Cerita tersebut kemungkinan besar di asumsikan dengan back ground dari James Baldwin itu  sendiri.
·         HARLEM,
Settingan HARLEM dalam cerita from The Fire Next Time kemungkinan besar terinspirasi dari tempat James sendiri tinggal, karena ketika James Baldwin masih berada dalam kandungan, ibunya Emma Berdis Joynes pindah ke Harlem yang kemudian menikah dengan seorang pendeta yang bernama David Baldein. 
·         AFRICA AMERICA
Dalam cerita from The Fire Next Time, terjadi sebuah problem antara orang kulit hitam dan orang kulit putih. Black disini ditunjukan bagi orang Negro, sebuah term atau kata yang dipergunakan untuk menyebut orang AFRICAN-AMERICAN. Hal tersebut ada kaitannya dengan James Baldwin, yang merupakan orang kulit hitam dan orang Afro-America. Kemungkinan besar novel James Baldwin dengan judul from The fire Next Time ini dusuguhkan untuk mewakili goncangan batinnya sebagai orang yang berwarna kulit hitam, dalam sosio-culturalnya.
·         RELIGIOUS
Dalam cerita tersebut terdapat sebuah pengangkatan topik yakni mengenai religious, hal tersebut mungkin saja dilatarbelaknagi oleh keluarga Baldwin itu sendiri, sebagaimana dalam biografi disebutkan bahwa Ibunya Baldwin menikah dengan seorang pendeta, yang otomatis kita mengetahui bahwa dia adalah beragama Kristen. Dalam cerita from The Fire Next Time  terdapat kalimat “I had been born in a cristian nation” hal ini terlihat bahwa ia dilahirkan dalam wilayah Kristen. Sebagaimana perjalanan James Baldwin bahwa ketika ia masih dalam kandungan ibunya, ibunya telah menikah dengan pendeta. Dan dalam perjalanan James Baldwin disebutkan bahwa ia ketika berumur 14 tahun menjadi seorang PANTECOSTAL di gereja dan ketika ia berusia 17 tahun ia meninggalkan agama dan pindah ke  Greenwich Village,a new York City.

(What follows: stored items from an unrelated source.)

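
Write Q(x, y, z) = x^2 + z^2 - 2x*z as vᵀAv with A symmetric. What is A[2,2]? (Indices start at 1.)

0

The coefficient of y^2 in Q is 0, and that is exactly A[2,2].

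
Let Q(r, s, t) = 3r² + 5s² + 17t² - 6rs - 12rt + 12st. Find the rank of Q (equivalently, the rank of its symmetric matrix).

The symmetric matrix is A = [[3, -3, -6], [-3, 5, 6], [-6, 6, 17]].
Symmetric row and column elimination reduces A to a congruent diagonal form with pivots 3, 2, 5.
Counting signs: 3 positive.
The rank is the number of nonzero pivots: 3.

3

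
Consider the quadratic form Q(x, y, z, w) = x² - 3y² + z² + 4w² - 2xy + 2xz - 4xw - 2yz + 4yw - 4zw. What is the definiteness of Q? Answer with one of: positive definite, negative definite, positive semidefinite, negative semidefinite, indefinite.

indefinite

The associated matrix is A = [[1, -1, 1, -2], [-1, -3, -1, 2], [1, -1, 1, -2], [-2, 2, -2, 4]].
Row-reducing A symmetrically gives the diagonal entries 1, -4, 0, 0.
So there are 1 positive, 1 negative, 2 zero pivots.
Hence Q is indefinite.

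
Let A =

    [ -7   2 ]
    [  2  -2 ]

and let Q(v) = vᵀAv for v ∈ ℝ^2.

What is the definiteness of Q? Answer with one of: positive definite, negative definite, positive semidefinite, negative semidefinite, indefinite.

Applying the same elementary operations to the rows and columns of A produces a congruent diagonal matrix with entries -7, -10/7.
That gives 2 negative pivots.
Hence Q is negative definite.

negative definite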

Melihat adanya kesamaan dan kesesuaian dengan diri penulis, maka dapat di simpulkan bahwa  cerita dalam novel from The Fire Next Time ini terinspirasi oleh perjalanan hidup penulis atau kenyataan yang di alami oleh penulis itu nediri. 

KESIMPULAN CERITA
Cerita the fire next time ini adalah permasalahan orang negro di amerika pada permulaan tahun 1960 yang mana negro disini adalah istilah yang digunakanm untuk sebutan orang Afrika-Amerika yang berkulit hitam.
Didalam cerita ini terdapat konflik batin ketika sosok ‘I’ sekolah di sekolah yahudi. Saat itu dia menemukan bahwa ada perbedaan antara syurganya orang kulit putih dan orang kulit hitam walaupun agamanya sama-sama Kristen, orang kulit putih mempunyai pandangan bahwa syurga mereka lebih istimewa dibandingkan  dengan syurga bagi orang kulit hitam.
Terlihat kontras bahwa orang kulit hitam ingin membeda-bedakan ras mereka terutama dalam warna kulit mereka, orang kulit hitam terdeskriminasi oleh orang kulit hitam.